= Polygamy in Kenya =

The practice of what is usually called polygamy, enjoys de facto and de jure legality in Kenya. It is to be understood as polygyny, however.

==History of Marriage Bill 2007==

Marriage Bill 2007 was originally proposed in 1981, though was condemned by politicians for granting women "too many rights", such as the right to specify at the time of the marriage whether or not her husband may choose to take future wives. Most countries allowing polygamous marriages allow such a requirement. Subsequently, the bill was voted down. Revised in 2007, Marriage Bill 2007 faced similar concerns, and thus was not voted on. The bill was reintroduced in March 2009 as planned, addressing legislators' concerns by eliminating a wife's right to stipulate monogamy or polygamy during contraction of the marriage. The bill is currently pending before the parliament and has faced both approval and condemnation from Christian and Muslim religious leaders in the country.

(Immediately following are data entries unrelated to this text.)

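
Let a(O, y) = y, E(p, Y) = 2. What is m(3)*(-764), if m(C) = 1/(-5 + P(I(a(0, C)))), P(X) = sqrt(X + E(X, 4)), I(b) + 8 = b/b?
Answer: 382/3 + 382*I*sqrt(5)/15 ≈ 127.33 + 56.945*I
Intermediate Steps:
I(b) = -7 (I(b) = -8 + b/b = -8 + 1 = -7)
P(X) = sqrt(2 + X) (P(X) = sqrt(X + 2) = sqrt(2 + X))
m(C) = 1/(-5 + I*sqrt(5)) (m(C) = 1/(-5 + sqrt(2 - 7)) = 1/(-5 + sqrt(-5)) = 1/(-5 + I*sqrt(5)))
m(3)*(-764) = (-1/6 - I*sqrt(5)/30)*(-764) = 382/3 + 382*I*sqrt(5)/15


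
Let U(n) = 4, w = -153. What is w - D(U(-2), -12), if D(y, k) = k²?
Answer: -297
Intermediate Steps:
w - D(U(-2), -12) = -153 - 1*(-12)² = -153 - 1*144 = -153 - 144 = -297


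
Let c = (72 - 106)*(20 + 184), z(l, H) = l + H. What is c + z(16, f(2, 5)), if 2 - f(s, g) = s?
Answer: -6920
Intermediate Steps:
f(s, g) = 2 - s
z(l, H) = H + l
c = -6936 (c = -34*204 = -6936)
c + z(16, f(2, 5)) = -6936 + ((2 - 1*2) + 16) = -6936 + ((2 - 2) + 16) = -6936 + (0 + 16) = -6936 + 16 = -6920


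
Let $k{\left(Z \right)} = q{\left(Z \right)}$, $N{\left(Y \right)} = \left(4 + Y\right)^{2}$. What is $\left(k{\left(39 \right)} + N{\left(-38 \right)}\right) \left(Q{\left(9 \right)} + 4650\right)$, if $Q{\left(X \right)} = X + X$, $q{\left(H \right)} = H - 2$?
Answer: $5568924$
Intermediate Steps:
$q{\left(H \right)} = -2 + H$ ($q{\left(H \right)} = H - 2 = -2 + H$)
$k{\left(Z \right)} = -2 + Z$
$Q{\left(X \right)} = 2 X$
$\left(k{\left(39 \right)} + N{\left(-38 \right)}\right) \left(Q{\left(9 \right)} + 4650\right) = \left(\left(-2 + 39\right) + \left(4 - 38\right)^{2}\right) \left(2 \cdot 9 + 4650\right) = \left(37 + \left(-34\right)^{2}\right) \left(18 + 4650\right) = \left(37 + 1156\right) 4668 = 1193 \cdot 4668 = 5568924$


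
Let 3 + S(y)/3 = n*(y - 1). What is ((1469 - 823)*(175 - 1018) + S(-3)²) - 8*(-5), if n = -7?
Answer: -538913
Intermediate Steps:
S(y) = 12 - 21*y (S(y) = -9 + 3*(-7*(y - 1)) = -9 + 3*(-7*(-1 + y)) = -9 + 3*(7 - 7*y) = -9 + (21 - 21*y) = 12 - 21*y)
((1469 - 823)*(175 - 1018) + S(-3)²) - 8*(-5) = ((1469 - 823)*(175 - 1018) + (12 - 21*(-3))²) - 8*(-5) = (646*(-843) + (12 + 63)²) + 40 = (-544578 + 75²) + 40 = (-544578 + 5625) + 40 = -538953 + 40 = -538913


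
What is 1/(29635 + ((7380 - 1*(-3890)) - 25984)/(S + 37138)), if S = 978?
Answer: 19058/564776473 ≈ 3.3744e-5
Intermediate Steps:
1/(29635 + ((7380 - 1*(-3890)) - 25984)/(S + 37138)) = 1/(29635 + ((7380 - 1*(-3890)) - 25984)/(978 + 37138)) = 1/(29635 + ((7380 + 3890) - 25984)/38116) = 1/(29635 + (11270 - 25984)*(1/38116)) = 1/(29635 - 14714*1/38116) = 1/(29635 - 7357/19058) = 1/(564776473/19058) = 19058/564776473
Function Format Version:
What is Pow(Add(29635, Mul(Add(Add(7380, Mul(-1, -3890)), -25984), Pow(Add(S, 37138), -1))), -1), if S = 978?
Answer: Rational(19058, 564776473) ≈ 3.3744e-5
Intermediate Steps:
Pow(Add(29635, Mul(Add(Add(7380, Mul(-1, -3890)), -25984), Pow(Add(S, 37138), -1))), -1) = Pow(Add(29635, Mul(Add(Add(7380, Mul(-1, -3890)), -25984), Pow(Add(978, 37138), -1))), -1) = Pow(Add(29635, Mul(Add(Add(7380, 3890), -25984), Pow(38116, -1))), -1) = Pow(Add(29635, Mul(Add(11270, -25984), Rational(1, 38116))), -1) = Pow(Add(29635, Mul(-14714, Rational(1, 38116))), -1) = Pow(Add(29635, Rational(-7357, 19058)), -1) = Pow(Rational(564776473, 19058), -1) = Rational(19058, 564776473)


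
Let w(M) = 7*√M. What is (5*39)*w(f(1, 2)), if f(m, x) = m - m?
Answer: 0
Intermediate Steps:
f(m, x) = 0
(5*39)*w(f(1, 2)) = (5*39)*(7*√0) = 195*(7*0) = 195*0 = 0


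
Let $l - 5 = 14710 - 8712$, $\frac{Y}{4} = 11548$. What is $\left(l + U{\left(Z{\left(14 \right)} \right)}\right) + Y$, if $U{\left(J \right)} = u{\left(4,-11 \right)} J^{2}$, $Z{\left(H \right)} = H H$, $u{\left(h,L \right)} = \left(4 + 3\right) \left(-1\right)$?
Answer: $-216717$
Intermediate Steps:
$u{\left(h,L \right)} = -7$ ($u{\left(h,L \right)} = 7 \left(-1\right) = -7$)
$Z{\left(H \right)} = H^{2}$
$U{\left(J \right)} = - 7 J^{2}$
$Y = 46192$ ($Y = 4 \cdot 11548 = 46192$)
$l = 6003$ ($l = 5 + \left(14710 - 8712\right) = 5 + 5998 = 6003$)
$\left(l + U{\left(Z{\left(14 \right)} \right)}\right) + Y = \left(6003 - 7 \left(14^{2}\right)^{2}\right) + 46192 = \left(6003 - 7 \cdot 196^{2}\right) + 46192 = \left(6003 - 268912\right) + 46192 = -262909 + 46192 = -216717$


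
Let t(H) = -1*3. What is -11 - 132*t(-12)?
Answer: 385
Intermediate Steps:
t(H) = -3
-11 - 132*t(-12) = -11 - 132*(-3) = -11 + 396 = 385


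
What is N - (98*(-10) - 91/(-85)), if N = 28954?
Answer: 2544299/85 ≈ 29933.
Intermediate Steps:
N - (98*(-10) - 91/(-85)) = 28954 - (98*(-10) - 91/(-85)) = 28954 - (-980 - 91*(-1/85)) = 28954 - (-980 + 91/85) = 28954 - 1*(-83209/85) = 28954 + 83209/85 = 2544299/85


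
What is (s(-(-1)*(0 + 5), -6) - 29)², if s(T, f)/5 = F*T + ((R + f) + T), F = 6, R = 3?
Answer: 17161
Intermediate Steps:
s(T, f) = 15 + 5*f + 35*T (s(T, f) = 5*(6*T + ((3 + f) + T)) = 5*(6*T + (3 + T + f)) = 5*(3 + f + 7*T) = 15 + 5*f + 35*T)
(s(-(-1)*(0 + 5), -6) - 29)² = ((15 + 5*(-6) + 35*(-(-1)*(0 + 5))) - 29)² = ((15 - 30 + 35*(-(-1)*5)) - 29)² = ((15 - 30 + 35*(-1*(-5))) - 29)² = ((15 - 30 + 35*5) - 29)² = ((15 - 30 + 175) - 29)² = (160 - 29)² = 131² = 17161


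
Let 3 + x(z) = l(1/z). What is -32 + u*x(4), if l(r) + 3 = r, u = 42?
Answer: -547/2 ≈ -273.50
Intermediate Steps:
l(r) = -3 + r
x(z) = -6 + 1/z (x(z) = -3 + (-3 + 1/z) = -6 + 1/z)
-32 + u*x(4) = -32 + 42*(-6 + 1/4) = -32 + 42*(-6 + ¼) = -32 + 42*(-23/4) = -32 - 483/2 = -547/2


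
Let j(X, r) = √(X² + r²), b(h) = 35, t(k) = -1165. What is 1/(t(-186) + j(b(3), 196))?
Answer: -1165/1317584 - 7*√809/1317584 ≈ -0.0010353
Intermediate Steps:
1/(t(-186) + j(b(3), 196)) = 1/(-1165 + √(35² + 196²)) = 1/(-1165 + √(1225 + 38416)) = 1/(-1165 + √39641) = 1/(-1165 + 7*√809)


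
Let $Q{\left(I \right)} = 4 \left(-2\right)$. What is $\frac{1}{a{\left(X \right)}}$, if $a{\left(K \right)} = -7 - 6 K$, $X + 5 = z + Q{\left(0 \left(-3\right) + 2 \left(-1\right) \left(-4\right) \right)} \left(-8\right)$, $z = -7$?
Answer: $- \frac{1}{319} \approx -0.0031348$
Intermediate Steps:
$Q{\left(I \right)} = -8$
$X = 52$ ($X = -5 - -57 = -5 + \left(-7 + 64\right) = -5 + 57 = 52$)
$\frac{1}{a{\left(X \right)}} = \frac{1}{-7 - 312} = \frac{1}{-319} = - \frac{1}{319}$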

== 2014 polygamy legalisation ==

In March 2014, Kenya's Parliament passed a bill allowing men to marry multiple wives. Polygamy is common among traditional communities in Kenya, as well as among the country's Muslim community.

In parliament, the proposed 2014 polygamy bill had initially given a wife the right to veto the husband's choice, but male members of parliament conspired across party divisions to push through a text that dropped this clause. The passing of the bill caused female members of parliament to storm out of the late night vote on the polygamy legislation in protest.

The Bill was made legislation on 1 May 2014.
The Kenyan President described the act as one "which consolidates various laws relating to marriage – provides procedures for separation and divorce. It also regulates the custody and maintenance of children in the event of separation and divorce".

The act also defines marriage as "the voluntary union of a man and a woman whether in a monogamous or polygamous union registered under the Act".